Porsche to pay $80 mln to resolve fuel economy claims on U.S. vehicles

June 16 (Reuters) - Volkswagen AG (VOWG_p.DE) and its Porsche AG unit have agreed to a class-action settlement worth at least $80 million to resolve claims it skewed emissions and fuel economy data on 500,000 Porsche vehicles in the United States, court documents show.

The settlement, filed in U.S. District Court in San Francisco, must be approved by a federal judge. It covers 2005 through 2020 model year Porsche vehicles after owners accused the automaker of physically altering test vehicles that affected emissions and fuel economy results.

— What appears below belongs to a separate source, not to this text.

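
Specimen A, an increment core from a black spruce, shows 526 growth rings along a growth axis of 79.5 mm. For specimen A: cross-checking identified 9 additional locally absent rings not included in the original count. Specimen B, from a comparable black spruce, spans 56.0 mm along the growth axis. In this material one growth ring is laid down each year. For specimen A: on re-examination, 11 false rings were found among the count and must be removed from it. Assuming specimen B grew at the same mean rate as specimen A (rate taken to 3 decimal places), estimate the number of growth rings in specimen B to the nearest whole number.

368 growth rings

Specimen A: after corrections the count is 526 − 11 + 9 = 524 growth rings.
A: Extension rate ≈ 79.5 / 524 = 0.152 mm/yr.
Specimen B: 56.0 mm / 0.152 mm per year = 368.42 years ≈ 368 growth rings.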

Owners of eligible vehicles will receive payments of $250 to $1,109 per vehicle.

Porsche confirmed the settlement in a statement but said it has "not acknowledged the allegations in these proceedings. The agreement serves to end the issue. The comparison applies only to vehicles sold in the United States."

Scrutiny of Volkswagen's vehicles grew after the German automaker in 2015 disclosed it had used sophisticated software to evade emissions requirements in nearly 11 million diesel vehicles worldwide.

VW settled U.S. criminal and civil actions prompted by the cheating scandal for more than $20 billion. The automaker pleaded guilty in 2017 to fraud, obstruction of justice and falsifying statements.

Lawyers for the Porsche owners said the automaker physically altered the hardware - gears connecting the drive shaft and rear axle - and manipulated the software of testing vehicles. The test vehicles emitted fewer pollutants and were more fuel efficient than the production vehicles consumers bought

or leased.

Settlement documents say testing showed fuel economy may have been 1-2 miles per gallon lower than listed on vehicle labels.

VW also will pay $250 to owners of Porsche vehicles with "Sport+" driving mode that exceeded emissions limits when driven in that mode. They will receive the payment when they complete emissions compliant repair software updates that will reduce vehicles' emissions.

The lawsuits were prompted after a whistleblower at Porsche reported at least one suspected defeat device in certain gasoline vehicles through an internal reporting system, which prompted Porsche to report these findings to German and U.S. regulators, the lawsuit said.

The suit said in late 2015, Porsche management commissioned a systematic review that soon determined Porsche’s gas fleet was violating emissions test rules but was not immediately disclosed to U.S. regulators.